Steph Driver, a writer for Broad Street Hockey, fully understands the appeal of the sport for romance fans. “I think hockey players really lend themselves to be fictionalized because they are very team focused and don’t like to have the spotlight on them, so we don’t know much about them as individuals compared to other sports,” she told Paste. “We know what we see on social media and that’s really it. They’re not celebrities, except for one or two of them, and they’re like the everyman. But they are big and strong and they hit people, and they are loyal.”

Hockey’s female fanbase is mighty, although Driver notes that the National Hockey League (NHL) “sincerely does not care to change the image that they are a very straight, white, male sport.” The League faced controversy recently when they banned Pride-themed jerseys during warmup, which faced immense pushback from fans and players alike. Hockey has long been viewed as, to put it mildly, a bro sport, although its reputation is often far darker than such a glib descriptor suggests.
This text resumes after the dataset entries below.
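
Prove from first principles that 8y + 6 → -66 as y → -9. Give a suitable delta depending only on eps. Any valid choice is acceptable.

Let eps > 0. We need delta > 0 so that 0 < |y + 9| < delta implies |(8y + 6) + 66| < eps.
|(8y + 6) + 66| = |8y + 72| = 8|y + 9|.
So 8|y + 9| < eps exactly when |y + 9| < eps/8.
Take delta = eps/8. If 0 < |y + 9| < delta then |(8y + 6) + 66| = 8|y + 9| < 8·(eps/8) = eps.

delta = eps/8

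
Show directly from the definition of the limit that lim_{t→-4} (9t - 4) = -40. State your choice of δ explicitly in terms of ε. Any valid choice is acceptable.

Let ε > 0 be given. We need δ > 0 so that 0 < |t + 4| < δ implies |(9t - 4) + 40| < ε.
Since (9t - 4) + 40 = 9(t + 4), we have |(9t - 4) + 40| = 9|t + 4|.
Thus it suffices that |t + 4| < ε/9.
Choosing δ = ε/9 gives |(9t - 4) + 40| = 9|t + 4| < ε whenever |t + 4| < δ.

δ = ε/9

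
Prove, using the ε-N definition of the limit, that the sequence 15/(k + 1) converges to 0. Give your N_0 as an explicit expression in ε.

Let ε > 0. For k ≥ 1, |15/(k + 1) − 0| = 15/(k + 1) ≤ 15/k.
We need 15/k < ε, i.e. k > 15/ε.
Take N_0 = 15/ε. If k > N_0 then |15/(k + 1)| ≤ 15/k < ε.

N_0 = 15/ε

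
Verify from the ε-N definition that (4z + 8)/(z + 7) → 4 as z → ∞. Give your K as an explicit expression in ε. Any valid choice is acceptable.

K = 20/ε

Fix ε > 0. We seek K > 0 such that z > K implies |(4z + 8)/(z + 7) − 4| < ε.
(4z + 8)/(z + 7) − 4 = ((4z + 8) − 4(z + 7)) / ((z + 7)) = -20/((z + 7)).
For z > 0 we have z + 7 > z, so |(4z + 8)/(z + 7) − 4| = 20/((z + 7)) < 20/(z) = 20/z.
Thus |(4z + 8)/(z + 7) − 4| < ε whenever z > 20/ε.
Take K = 20/ε. If z > K then |(4z + 8)/(z + 7) − 4| < 20/z < ε.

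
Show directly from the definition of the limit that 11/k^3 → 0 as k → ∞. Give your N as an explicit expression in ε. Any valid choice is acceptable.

N = (11/ε)^{1/3}

Let ε > 0 be given. For k ≥ 1, |11/k^3 − 0| = 11/k^3.
11/k^3 < ε ⇔ k^3 > 11/ε ⇔ k > (11/ε)^{1/3}.
Take N = (11/ε)^{1/3}. Then k > N implies 11/k^3 < ε.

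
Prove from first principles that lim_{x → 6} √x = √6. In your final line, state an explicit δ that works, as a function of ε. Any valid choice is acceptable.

δ = min(6, √6·ε)

Let ε > 0. We want δ > 0 such that 0 < |x − 6| < δ implies |√x − √6| < ε.
Multiplying by the conjugate, |√x − √6| = |x − 6|/(√x + √6).
Restrict δ ≤ 6 so that |x − 6| < 6 forces x > 0, and then √x + √6 > √6.
Hence |√x − √6| < |x − 6|/√6, which is < ε once |x − 6| < √6·ε.
Take δ = min(6, √6·ε). If 0 < |x − 6| < δ then x > 0 and |√x − √6| < |x − 6|/√6 < ε.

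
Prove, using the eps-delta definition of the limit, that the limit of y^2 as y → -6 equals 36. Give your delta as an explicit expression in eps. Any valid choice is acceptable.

Fix eps > 0. We seek delta > 0 with 0 < |y + 6| < delta ⇒ |y^2 − 36| < eps.
Factor: y^2 − 36 = (y + 6)(y - 6), so |y^2 − 36| = |y + 6|·|y - 6|.
Restrict delta ≤ 1. Then |y + 6| < 1 gives |y| < 7, so by the triangle inequality |y - 6| ≤ 7 + 6 = 13.
Hence |y^2 − 36| ≤ 13|y + 6|, which is < eps once |y + 6| < eps/13.
Take delta = min(1, eps/13). If 0 < |y + 6| < delta then both bounds hold and |y^2 − 36| ≤ 13|y + 6| < 13·(eps/13) = eps.

delta = min(1, eps/13)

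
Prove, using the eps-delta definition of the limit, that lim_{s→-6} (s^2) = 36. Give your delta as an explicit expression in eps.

delta = min(1, eps/13)

Let eps > 0 be given. We seek delta > 0 with 0 < |s + 6| < delta ⇒ |s^2 − 36| < eps.
Factor: s^2 − 36 = (s + 6)(s - 6), so |s^2 − 36| = |s + 6|·|s - 6|.
Impose delta ≤ 1 so that |s| < 7; then |s - 6| ≤ 13.
Hence |s^2 − 36| ≤ 13|s + 6|, which is < eps once |s + 6| < eps/13.
Take delta = min(1, eps/13). If 0 < |s + 6| < delta then both bounds hold and |s^2 − 36| ≤ 13|s + 6| < 13·(eps/13) = eps.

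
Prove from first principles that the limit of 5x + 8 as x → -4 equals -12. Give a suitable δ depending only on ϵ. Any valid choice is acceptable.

δ = ϵ/5

Let ϵ > 0. We need δ > 0 so that 0 < |x + 4| < δ implies |(5x + 8) + 12| < ϵ.
|(5x + 8) + 12| = |5x + 20| = 5|x + 4|.
Thus it suffices that |x + 4| < ϵ/5.
Choosing δ = ϵ/5 gives |(5x + 8) + 12| = 5|x + 4| < ϵ whenever |x + 4| < δ.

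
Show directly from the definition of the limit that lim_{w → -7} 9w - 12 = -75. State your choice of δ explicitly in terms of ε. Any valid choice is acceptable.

δ = ε/9

Fix ε > 0. We need δ > 0 so that 0 < |w + 7| < δ implies |(9w - 12) + 75| < ε.
Since (9w - 12) + 75 = 9(w + 7), we have |(9w - 12) + 75| = 9|w + 7|.
So 9|w + 7| < ε exactly when |w + 7| < ε/9.
Take δ = ε/9. If 0 < |w + 7| < δ then |(9w - 12) + 75| = 9|w + 7| < 9·(ε/9) = ε.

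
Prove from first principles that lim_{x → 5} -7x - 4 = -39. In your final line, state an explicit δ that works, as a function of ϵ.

δ = ϵ/7

Fix ϵ > 0. We need δ > 0 so that 0 < |x − 5| < δ implies |(-7x - 4) + 39| < ϵ.
Since (-7x - 4) + 39 = -7(x − 5), we have |(-7x - 4) + 39| = 7|x − 5|.
So 7|x − 5| < ϵ exactly when |x − 5| < ϵ/7.
Choosing δ = ϵ/7 gives |(-7x - 4) + 39| = 7|x − 5| < ϵ whenever |x − 5| < δ.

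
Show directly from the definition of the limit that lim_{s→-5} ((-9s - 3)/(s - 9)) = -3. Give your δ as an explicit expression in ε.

δ = min(7, (7/6)ε)

Let ε > 0 be given. We want δ > 0 with 0 < |s + 5| < δ ⇒ |(-9s - 3)/(s - 9) + 3| < ε.
Combining over a common denominator, (-9s - 3)/(s - 9) + 3 = [(-9s - 3)·(-14) − 42·(s - 9)] / [(-14)·(s - 9)] = 84(s + 5) / ((-14)(s - 9)).
So |(-9s - 3)/(s - 9) + 3| = 84|s + 5| / (14·|s − 9|).
Require δ ≤ 7, so |s − 9| ≥ |-14| − |s + 5| > 14 − 7 = 7.
Hence |(-9s - 3)/(s - 9) + 3| < 84|s + 5|/(14·7) = (6/7)|s + 5|, which is < ε once |s + 5| < (7/6)ε.
Take δ = min(7, (7/6)ε). Then 0 < |s + 5| < δ forces both bounds, so |(-9s - 3)/(s - 9) + 3| < ε.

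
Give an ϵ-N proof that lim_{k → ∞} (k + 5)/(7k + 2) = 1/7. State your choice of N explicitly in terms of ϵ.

Let ϵ > 0 be given. For k ≥ 1, |(k + 5)/(7k + 2) − (1/7)| = |33|/(7(7k + 2)) = 33/(7(7k + 2)).
Since 7k + 2 ≥ 7k for k ≥ 1, this is ≤ 33/(7·7k) = (33/49)/k.
So |(k + 5)/(7k + 2) − (1/7)| < ϵ whenever k > (33/49)/ϵ.
Take N = (33/49)/ϵ. If k > N then |(k + 5)/(7k + 2) − (1/7)| ≤ (33/49)/k < ϵ.

N = (33/49)/ϵ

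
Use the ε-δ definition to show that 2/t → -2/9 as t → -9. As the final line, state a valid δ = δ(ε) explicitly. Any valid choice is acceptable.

δ = min(9/2, (81/4)ε)

Suppose ε > 0. We seek δ > 0 such that 0 < |t + 9| < δ implies |2/t + 2/9| < ε.
|2/t + 2/9| = 2·|-9 − t|/(9·|t|) = 2|t + 9|/(9|t|).
Restrict δ ≤ 9/2. Then |t + 9| < 9/2 gives |t| > 9/2, so 9|t| > 81/2.
Then |2/t + 2/9| < 2|t + 9|/(81/2), which is < ε when |t + 9| < (81/4)ε.
Take δ = min(9/2, (81/4)ε). Then 0 < |t + 9| < δ gives both |t + 9| < 9/2 and |t + 9| < (81/4)ε, so |2/t + 2/9| < ε.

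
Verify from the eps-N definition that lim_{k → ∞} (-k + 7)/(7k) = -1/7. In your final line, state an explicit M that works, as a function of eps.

Suppose eps > 0. For k ≥ 1, |(-k + 7)/(7k) + 1/7| = |49|/(7(7k)) = 49/(7(7k)).
Since 7k ≥ 7k for k ≥ 1, this is ≤ 49/(7·7k) = 1/k.
So |(-k + 7)/(7k) + 1/7| < eps whenever k > 1/eps.
Take M = 1/eps. If k > M then |(-k + 7)/(7k) + 1/7| ≤ 1/k < eps.

M = 1/eps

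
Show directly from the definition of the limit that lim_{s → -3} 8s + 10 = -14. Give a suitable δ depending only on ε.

δ = ε/8

Let ε > 0 be given. We need δ > 0 so that 0 < |s + 3| < δ implies |(8s + 10) + 14| < ε.
|(8s + 10) + 14| = |8s + 24| = 8|s + 3|.
Thus it suffices that |s + 3| < ε/8.
Choosing δ = ε/8 gives |(8s + 10) + 14| = 8|s + 3| < ε whenever |s + 3| < δ.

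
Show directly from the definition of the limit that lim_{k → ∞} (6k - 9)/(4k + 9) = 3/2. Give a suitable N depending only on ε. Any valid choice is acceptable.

N = (45/8)/ε

Let ε > 0. For k ≥ 1, |(6k - 9)/(4k + 9) − (3/2)| = |-90|/(4(4k + 9)) = 90/(4(4k + 9)).
Since 4k + 9 ≥ 4k for k ≥ 1, this is ≤ 90/(4·4k) = (45/8)/k.
So |(6k - 9)/(4k + 9) − (3/2)| < ε whenever k > (45/8)/ε.
Take N = (45/8)/ε. If k > N then |(6k - 9)/(4k + 9) − (3/2)| ≤ (45/8)/k < ε.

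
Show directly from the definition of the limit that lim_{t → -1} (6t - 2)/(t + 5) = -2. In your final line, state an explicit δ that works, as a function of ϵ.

Let ϵ > 0 be given. We want δ > 0 with 0 < |t + 1| < δ ⇒ |(6t - 2)/(t + 5) + 2| < ϵ.
Combining over a common denominator, (6t - 2)/(t + 5) + 2 = [(6t - 2)·4 − (-8)·(t + 5)] / [4·(t + 5)] = 32(t + 1) / (4(t + 5)).
So |(6t - 2)/(t + 5) + 2| = 32|t + 1| / (4·|t + 5|).
Restrict δ ≤ 2. Then |t + 1| < 2 gives |t + 5| = |(t + 1) + 4| ≥ 4 − 2 = 2.
Hence |(6t - 2)/(t + 5) + 2| < 32|t + 1|/(4·2) = 4|t + 1|, which is < ϵ once |t + 1| < (1/4)ϵ.
Take δ = min(2, (1/4)ϵ). Then 0 < |t + 1| < δ forces both bounds, so |(6t - 2)/(t + 5) + 2| < ϵ.

δ = min(2, (1/4)ϵ)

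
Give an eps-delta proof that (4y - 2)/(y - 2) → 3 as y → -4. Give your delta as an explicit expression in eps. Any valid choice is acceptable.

delta = min(3, 3eps)

Suppose eps > 0. We want delta > 0 with 0 < |y + 4| < delta ⇒ |(4y - 2)/(y - 2) − 3| < eps.
Combining over a common denominator, (4y - 2)/(y - 2) − 3 = [(4y - 2)·(-6) − (-18)·(y - 2)] / [(-6)·(y - 2)] = -6(y + 4) / ((-6)(y - 2)).
So |(4y - 2)/(y - 2) − 3| = 6|y + 4| / (6·|y − 2|).
Restrict delta ≤ 3. Then |y + 4| < 3 gives |y − 2| = |(y + 4) + (-6)| ≥ 6 − 3 = 3.
Hence |(4y - 2)/(y - 2) − 3| < 6|y + 4|/(6·3) = (1/3)|y + 4|, which is < eps once |y + 4| < 3eps.
Take delta = min(3, 3eps). Then 0 < |y + 4| < delta forces both bounds, so |(4y - 2)/(y - 2) − 3| < eps.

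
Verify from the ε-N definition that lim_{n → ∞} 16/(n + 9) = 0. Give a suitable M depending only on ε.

Let ε > 0 be given. For n ≥ 1, |16/(n + 9) − 0| = 16/(n + 9) ≤ 16/n.
We need 16/n < ε, i.e. n > 16/ε.
Take M = 16/ε. If n > M then |16/(n + 9)| ≤ 16/n < ε.

M = 16/ε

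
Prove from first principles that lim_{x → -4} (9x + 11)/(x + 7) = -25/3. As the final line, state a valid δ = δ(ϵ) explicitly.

Fix ϵ > 0. We want δ > 0 with 0 < |x + 4| < δ ⇒ |(9x + 11)/(x + 7) + 25/3| < ϵ.
Combining over a common denominator, (9x + 11)/(x + 7) + 25/3 = [(9x + 11)·3 − (-25)·(x + 7)] / [3·(x + 7)] = 52(x + 4) / (3(x + 7)).
So |(9x + 11)/(x + 7) + 25/3| = 52|x + 4| / (3·|x + 7|).
Require δ ≤ 3/2, so |x + 7| ≥ |3| − |x + 4| > 3 − 3/2 = 3/2.
Hence |(9x + 11)/(x + 7) + 25/3| < 52|x + 4|/(3·(3/2)) = (104/9)|x + 4|, which is < ϵ once |x + 4| < (9/104)ϵ.
Take δ = min(3/2, (9/104)ϵ). Then 0 < |x + 4| < δ forces both bounds, so |(9x + 11)/(x + 7) + 25/3| < ϵ.

δ = min(3/2, (9/104)ϵ)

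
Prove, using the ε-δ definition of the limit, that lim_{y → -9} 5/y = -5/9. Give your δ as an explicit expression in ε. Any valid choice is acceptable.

δ = min(9/2, (81/10)ε)

Fix ε > 0. We seek δ > 0 such that 0 < |y + 9| < δ implies |5/y + 5/9| < ε.
|5/y + 5/9| = 5·|-9 − y|/(9·|y|) = 5|y + 9|/(9|y|).
Restrict δ ≤ 9/2. Then |y + 9| < 9/2 gives |y| > 9/2, so 9|y| > 81/2.
Then |5/y + 5/9| < 5|y + 9|/(81/2), which is < ε when |y + 9| < (81/10)ε.
Take δ = min(9/2, (81/10)ε). Then 0 < |y + 9| < δ gives both |y + 9| < 9/2 and |y + 9| < (81/10)ε, so |5/y + 5/9| < ε.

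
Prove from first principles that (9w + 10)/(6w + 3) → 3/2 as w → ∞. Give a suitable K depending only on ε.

K = (11/12)/ε

Let ε > 0 be given. We seek K > 0 such that w > K implies |(9w + 10)/(6w + 3) − (3/2)| < ε.
(9w + 10)/(6w + 3) − (3/2) = (6(9w + 10) − 9(6w + 3)) / (6(6w + 3)) = 33/(6(6w + 3)).
For w > 0 we have 6w + 3 > 6w, so |(9w + 10)/(6w + 3) − (3/2)| = 33/(6(6w + 3)) < 33/(6·6w) = (11/12)/w.
Thus |(9w + 10)/(6w + 3) − (3/2)| < ε whenever w > (11/12)/ε.
Take K = (11/12)/ε. If w > K then |(9w + 10)/(6w + 3) − (3/2)| < (11/12)/w < ε.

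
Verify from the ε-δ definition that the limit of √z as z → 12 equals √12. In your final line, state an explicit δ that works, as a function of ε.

δ = min(12, √12·ε)

Let ε > 0. We want δ > 0 such that 0 < |z − 12| < δ implies |√z − √12| < ε.
Rationalise: √z − √12 = (z − 12)/(√z + √12), so |√z − √12| = |z − 12|/(√z + √12).
Restrict δ ≤ 12 so that |z − 12| < 12 forces z > 0, and then √z + √12 > √12.
Hence |√z − √12| < |z − 12|/√12, which is < ε once |z − 12| < √12·ε.
Take δ = min(12, √12·ε). If 0 < |z − 12| < δ then z > 0 and |√z − √12| < |z − 12|/√12 < ε.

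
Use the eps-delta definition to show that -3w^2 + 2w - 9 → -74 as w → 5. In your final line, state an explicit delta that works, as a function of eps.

Let eps > 0. We want delta > 0 such that 0 < |w − 5| < delta implies |(-3w^2 + 2w - 9) + 74| < eps.
(-3w^2 + 2w - 9) + 74 = -3w^2 + 2w + 65 = (w − 5)(-3w - 13).
So |(-3w^2 + 2w - 9) + 74| = |w − 5|·|-3w - 13|.
Assume first that |w − 5| < 2, so |w| < 7. Then |-3w - 13| ≤ 3·7 + 13 = 34.
Hence |(-3w^2 + 2w - 9) + 74| ≤ 34|w − 5| < eps provided |w − 5| < eps/34.
Take delta = min(2, eps/34). Then 0 < |w − 5| < delta gives both |w − 5| < 2 and |w − 5| < eps/34, so |(-3w^2 + 2w - 9) + 74| < eps.

delta = min(2, eps/34)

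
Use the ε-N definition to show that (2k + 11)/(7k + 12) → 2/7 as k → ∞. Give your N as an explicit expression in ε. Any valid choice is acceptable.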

 The sport has also been forced under a harsh spotlight after Hockey Canada—the governing body for the sport of ice hockey in Canada—was revealed to have paid settlements to a woman who alleged that she was the victim of a sexual assault perpetrated by multiple members of the country’s junior team. Misogyny in ice hockey is so prevalent that there’s an entire Wikipedia page dedicated to its dark history, dating way back to the late 1800s. The lack of racial diversity in hockey has also long been an elephant in the room for sporting bodies. A 2022 documentary Black Ice explored the lingering history of anti-black racism in hockey. It is, like many sports, a field mired in bigotry and disheartening inaction toward rectifying it.

While hockey romances have often acted as a refreshing contrast to this reality, the category is not short of its own biases. The subgenre is notoriously very white, notably more so than other sports romances like American football. This is in part a reflection of the game but also a lack of commitment and imagination on the part of readers and writers alike. If you can imagine sexy monsters or apocalyptic danger, why not some non-white hockey heroes? As Grey said, “Literature can be used in a million different ways, one of which is showing people how our world doesn’t have to stay the same.”

 The 2023 NHL hockey season will kick off in October, with the Las Vegas Golden Knights acting as the defending champions. There are many stories to be told in this sport, and hockey romances are but one way to add a new and oft-untold shade to the field. Even the most seemingly macho things can be given a happy-ever-after. Girls like sports too!